O roteiro da história recente do Brasil parece filme dos Trapalhões com pitadas de terror B. O elenco tem até agora:

Um publicitário, chefe da Secretaria de Comunicação do governo, que negociou a compra da vacina americana e deixou o posto chamando de incompetentes os colegas que levaram meses para responder à proposta;

Um marqueteiro responsável por mudar o mindset do Ministério da Saúde que acusa o ex-chefe da Secom de proibir o ministro de dar entrevista para a TV inimiga do presidente;

Um general que assumiu a bomba da Saúde porque o chefe discordava das orientações médicas dos antecessores médicos;

O fundador de uma escola de inglês de poucas palavras que dizia, numa espécie de aconselhamento paralelo, como o governo deveria agir na maior crise sanitária de sua história;

Um vereador do Rio suspeito de participar das reuniões do conselho paralelo. Em Brasília;

Um youtuber dublê de empresário eleito deputado deputado fazendo campanha em Miami e processado por inúmeros ex-sócios e investigado por supostos golpes em ofertas de cursos online que acusa o presidente de acobertar um esquema de corrupção na Saúde;

Um cabo da PM em Alfenas que se apresentava como vendedor e representante da empresa responsável por oferecer 400 milhões de doses de vacina ao governo suspeito de cobrar US$ 1 de propina por cada dose vendida.

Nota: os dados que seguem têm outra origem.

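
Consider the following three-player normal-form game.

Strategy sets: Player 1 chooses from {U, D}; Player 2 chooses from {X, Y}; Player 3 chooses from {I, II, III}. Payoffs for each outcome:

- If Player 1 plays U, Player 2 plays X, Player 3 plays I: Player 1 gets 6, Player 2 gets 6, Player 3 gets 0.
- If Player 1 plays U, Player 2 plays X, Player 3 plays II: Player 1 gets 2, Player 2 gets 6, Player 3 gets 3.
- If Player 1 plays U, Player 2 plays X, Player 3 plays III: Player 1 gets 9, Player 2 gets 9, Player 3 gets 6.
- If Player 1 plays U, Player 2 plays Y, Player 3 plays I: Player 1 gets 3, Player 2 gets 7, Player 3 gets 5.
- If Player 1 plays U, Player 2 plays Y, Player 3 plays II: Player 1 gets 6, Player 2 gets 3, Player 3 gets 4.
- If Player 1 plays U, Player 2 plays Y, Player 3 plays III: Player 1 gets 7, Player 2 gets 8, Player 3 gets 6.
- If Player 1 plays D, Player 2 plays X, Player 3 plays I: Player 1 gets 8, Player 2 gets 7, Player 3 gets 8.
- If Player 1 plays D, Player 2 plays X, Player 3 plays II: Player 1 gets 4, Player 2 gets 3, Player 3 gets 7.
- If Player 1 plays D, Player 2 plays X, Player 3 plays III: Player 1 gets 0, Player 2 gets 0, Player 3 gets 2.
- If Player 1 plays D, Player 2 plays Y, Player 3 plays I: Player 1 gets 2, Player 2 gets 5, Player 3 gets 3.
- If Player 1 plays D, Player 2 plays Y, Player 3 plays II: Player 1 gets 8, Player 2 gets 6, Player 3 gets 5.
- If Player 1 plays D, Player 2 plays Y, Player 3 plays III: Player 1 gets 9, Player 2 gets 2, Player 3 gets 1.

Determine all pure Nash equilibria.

Mark each player's best response to every combination of opponents' strategies; a profile where every player is best-responding is a pure Nash equilibrium.
Player 1 against (X, I): payoffs 6, 8 → best response D.
Player 1 against (X, II): payoffs 2, 4 → best response D.
Player 1 against (X, III): payoffs 9, 0 → best response U.
Player 1 against (Y, I): payoffs 3, 2 → best response U.
Player 1 against (Y, II): payoffs 6, 8 → best response D.
Player 1 against (Y, III): payoffs 7, 9 → best response D.
Player 2 against (U, I): payoffs 6, 7 → best response Y.
Player 2 against (U, II): payoffs 6, 3 → best response X.
Player 2 against (U, III): payoffs 9, 8 → best response X.
Player 2 against (D, I): payoffs 7, 5 → best response X.
Player 2 against (D, II): payoffs 3, 6 → best response Y.
Player 2 against (D, III): payoffs 0, 2 → best response Y.
Player 3 against (U, X): payoffs 0, 3, 6 → best response III.
Player 3 against (U, Y): payoffs 5, 4, 6 → best response III.
Player 3 against (D, X): payoffs 8, 7, 2 → best response I.
Player 3 against (D, Y): payoffs 3, 5, 1 → best response II.
Mutual best responses: (U, X, III); (D, X, I); (D, Y, II).

The pure Nash equilibria are (U, X, III), (D, X, I), (D, Y, II).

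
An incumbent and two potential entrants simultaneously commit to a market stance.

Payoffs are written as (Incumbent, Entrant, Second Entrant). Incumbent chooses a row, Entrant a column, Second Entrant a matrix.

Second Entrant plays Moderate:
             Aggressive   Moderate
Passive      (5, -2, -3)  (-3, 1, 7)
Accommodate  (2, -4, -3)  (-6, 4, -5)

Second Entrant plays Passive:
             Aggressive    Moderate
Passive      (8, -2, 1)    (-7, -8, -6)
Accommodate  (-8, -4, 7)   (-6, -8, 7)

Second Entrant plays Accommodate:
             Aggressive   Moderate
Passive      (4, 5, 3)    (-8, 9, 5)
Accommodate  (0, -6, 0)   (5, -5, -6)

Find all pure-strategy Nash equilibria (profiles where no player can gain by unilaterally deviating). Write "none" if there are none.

(Passive, Moderate, Moderate)

(Passive, Aggressive, Moderate): Entrant can switch to Moderate (-2 → 1). Not NE.
(Passive, Aggressive, Passive): Second Entrant can switch to Accommodate (1 → 3). Not NE.
(Passive, Aggressive, Accommodate): Entrant can switch to Moderate (5 → 9). Not NE.
(Passive, Moderate, Moderate): Incumbent gets -3, best alternative -6; Entrant gets 1, best alternative -2; Second Entrant gets 7, best alternative 5. No profitable deviation — NE.
(Passive, Moderate, Passive): Incumbent can switch to Accommodate (-7 → -6). Not NE.
(Passive, Moderate, Accommodate): Incumbent can switch to Accommodate (-8 → 5). Not NE.
(Accommodate, Aggressive, Moderate): Incumbent can switch to Passive (2 → 5). Not NE.
(Accommodate, Aggressive, Passive): Incumbent can switch to Passive (-8 → 8). Not NE.
(Accommodate, Aggressive, Accommodate): Incumbent can switch to Passive (0 → 4). Not NE.
(Accommodate, Moderate, Moderate): Incumbent can switch to Passive (-6 → -3). Not NE.
(Accommodate, Moderate, Passive): Entrant can switch to Aggressive (-8 → -4). Not NE.
(Accommodate, Moderate, Accommodate): Second Entrant can switch to Moderate (-6 → -5). Not NE.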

Último personagem a integrar o grande elenco desse tragédia anunciada, o cabo Dominguetti Pereira, em seu depoimento à CPI da Pandemia, reafirmou que recebeu pedido de propina do ex-diretor de logística do Ministério da Saúde e tentou complicar a vida do deputado Luis Miranda (DEM-DF), o ex-empresário youtuber que agora acusa o presidente de acobertar um suposto esquema de corrupção.

Ele mostrou aos senadores, entre eles dois ex-delegados da Polícia Civil, um áudio do parlamentar explicando como funcionariam os atalhos e luvas para a venda ao cliente, embora não esteja claro, na mensagem, o que quem era o cliente e o que ele estava oferecendo. O PM teve o celular apreendido e levado para perícia pela Polícia do Senado.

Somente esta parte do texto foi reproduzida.